100 € de dividendes distribués → taxe : 1,25 % (5 % X 25 %) = net disponible de 98.75 €

Régime d’intégration fiscale

100 € de dividendes distribués → taxe : 0,25 % (5 % X 25 %) = net disponible de 99,75 €

La holding permet également d’accéder à un régime fiscal privilégié en cas de vente des titres de la filiale, d’où l’intérêt d’anticiper la vente de son entreprise et de mettre en œuvre un schéma d’apport-cession avant une vente de sa société, afin de la faire détenir par une holding. Dans ce cas, la vente par la holding des titres de la société opérationnelle ouvrira droit au régime des titres de participation qui permet de bénéficier d’une exonération de la plus-value de cession sous réserve de la réintégration d’une quote-part de frais et charges fixée forfaitairement à 12 %.

Exemple chiffré illustrant l’optimisation liée au régime des titres de participation :

Si Personne physique : 100 € de plus-value → Flat tax : 30 % = net disponible de 70 €

Si holding : 100 € de plus-value → taxe : 3 % (12 % X 25 %) = net disponible de 97 €

 

Le montage d’une holding peut reposer sur d’autres effets de levier :

L’effet de levier juridique : permet de dissocier l’avoir du pouvoir. Ainsi on peut détenir le contrôle d’une entreprise en ne détenant que 26 % du capital avec un seul niveau d’interposition (détention de 51 % d’une holding, qui détient elle-même 51 % de la filiale d’où une détention indirecte de 26 %).

L’effet de levier social : en l’absence de holding, le dirigeant peut accéder à certains régimes de faveur (intéressement, PEE…) sous réserve d’avoir généralisé le mécanisme à l’ensemble des salariés. La création d’une holding permet de loger la rémunération et la protection sociale du dirigeant sous la holding qui pourra regrouper son cercle rapproché (membres de sa famille, cadres salariés).

 

Quels sont les principaux montages ?

Les différents effets de levier attachés à la holding se retrouvent au cœur de différents montages, qui sont utilisés et répondent chacun à des objectifs propres.

LBO (Leveraged Buy-Out) = reprise d’entreprise (détaillé ci-avant)
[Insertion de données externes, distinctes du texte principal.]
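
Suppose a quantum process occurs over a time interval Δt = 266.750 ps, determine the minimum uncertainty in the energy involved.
1.234 μeV

Using the energy-time uncertainty principle:
ΔEΔt ≥ ℏ/2

The minimum uncertainty in energy is:
ΔE_min = ℏ/(2Δt)
ΔE_min = (1.055e-34 J·s) / (2 × 2.667e-10 s)
ΔE_min = 1.977e-25 J = 1.234 μeV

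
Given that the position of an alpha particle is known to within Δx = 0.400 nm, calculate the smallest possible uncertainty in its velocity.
19.839 m/s

Using the Heisenberg uncertainty principle and Δp = mΔv:
ΔxΔp ≥ ℏ/2
Δx(mΔv) ≥ ℏ/2

The minimum uncertainty in velocity is:
Δv_min = ℏ/(2mΔx)
Δv_min = (1.055e-34 J·s) / (2 × 6.645e-27 kg × 4.000e-10 m)
Δv_min = 1.984e+01 m/s = 19.839 m/s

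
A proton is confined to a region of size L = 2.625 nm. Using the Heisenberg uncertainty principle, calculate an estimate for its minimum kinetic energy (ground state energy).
752.828 neV

Using the uncertainty principle to estimate ground state energy:

1. The position uncertainty is approximately the confinement size:
   Δx ≈ L = 2.625e-09 m

2. From ΔxΔp ≥ ℏ/2, the minimum momentum uncertainty is:
   Δp ≈ ℏ/(2L) = 2.009e-26 kg·m/s

3. The kinetic energy is approximately:
   KE ≈ (Δp)²/(2m) = (2.009e-26)²/(2 × 1.673e-27 kg)
   KE ≈ 1.206e-25 J = 752.828 neV

This is an order-of-magnitude estimate of the ground state energy.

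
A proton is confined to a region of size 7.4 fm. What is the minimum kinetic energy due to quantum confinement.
94.731 keV

Using the uncertainty principle:

1. Position uncertainty: Δx ≈ 7.400e-15 m
2. Minimum momentum uncertainty: Δp = ℏ/(2Δx) = 7.125e-21 kg·m/s
3. Minimum kinetic energy:
   KE = (Δp)²/(2m) = (7.125e-21)²/(2 × 1.673e-27 kg)
   KE = 1.518e-14 J = 94.731 keV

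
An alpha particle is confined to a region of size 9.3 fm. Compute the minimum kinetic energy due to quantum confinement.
15.098 keV

Using the uncertainty principle:

1. Position uncertainty: Δx ≈ 9.300e-15 m
2. Minimum momentum uncertainty: Δp = ℏ/(2Δx) = 5.670e-21 kg·m/s
3. Minimum kinetic energy:
   KE = (Δp)²/(2m) = (5.670e-21)²/(2 × 6.645e-27 kg)
   KE = 2.419e-15 J = 15.098 keV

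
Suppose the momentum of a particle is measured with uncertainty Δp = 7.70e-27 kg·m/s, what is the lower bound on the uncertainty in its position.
6.848 nm

Using the Heisenberg uncertainty principle:
ΔxΔp ≥ ℏ/2

The minimum uncertainty in position is:
Δx_min = ℏ/(2Δp)
Δx_min = (1.055e-34 J·s) / (2 × 7.700e-27 kg·m/s)
Δx_min = 6.848e-09 m = 6.848 nm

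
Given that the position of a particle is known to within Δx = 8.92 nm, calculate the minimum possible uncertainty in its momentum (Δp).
5.911 × 10^-27 kg·m/s

Using the Heisenberg uncertainty principle:
ΔxΔp ≥ ℏ/2

The minimum uncertainty in momentum is:
Δp_min = ℏ/(2Δx)
Δp_min = (1.055e-34 J·s) / (2 × 8.920e-09 m)
Δp_min = 5.911e-27 kg·m/s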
FBO (Family Buy-Out) = transmission familiale d’entreprise à titre gratuit

OBO (Owner Buy Out) = vente à soi-même de son entreprise

 

  • FBO (Family Buy-Out)

Le FBO est un schéma de transmission familiale qui s’articule autour de 2 ou 3 opérations :

1 – donation-partage avec soulte de tout ou partie des titres aux enfants, accompagnée d’un pacte Dutreil (exonération des droits de mutation à concurrence de 75 % de la valeur des titres)

2 – Constitution par l’enfant repreneur d’une société holding par apport des titres donnés et financement de la soulte aux enfants non-repreneurs au moyen emprunt souscrit au sein de la holding, remboursé grâce aux remontées de dividendes exonérés de la filiale.

3 – Achat des titres restants par la holding avec le bénéfice le cas échéant pour le cédant d’un régime de faveur (dispositif départ à la retraite).

  • OBO (Owner Buy Out)

L’OBO consiste dans le rachat de sa propre entreprise via une holding que l’on créée et qui s’endette.

L’objectif est de récupérer des liquidités tout en conservant la détention et le contrôle de son entreprise. Cela permet ainsi la diversification de son patrimoine. On peut en profiter pour commencer sa transmission familiale en intégrant ses enfants au capital de la holding ou des cadres salariés ayant vocation à reprendre à terme l’entreprise. Ce montage repose sur 3 étapes :

1 – création d’une holding

2 – rachat des titres de la société cible par la holding

3 – souscription d’un emprunt bancaire par la holding remboursé grâce aux remontées de dividendes de la société cible dans le cadre du régime mère/fille ou du régime d’intégration fiscale

 

En conclusion, ces différentes options de montage nécessitent un accompagnement, pour que la holding soit utilisée avec précaution à bon escient, au service des objectifs d’optimisation du chef d’entreprise.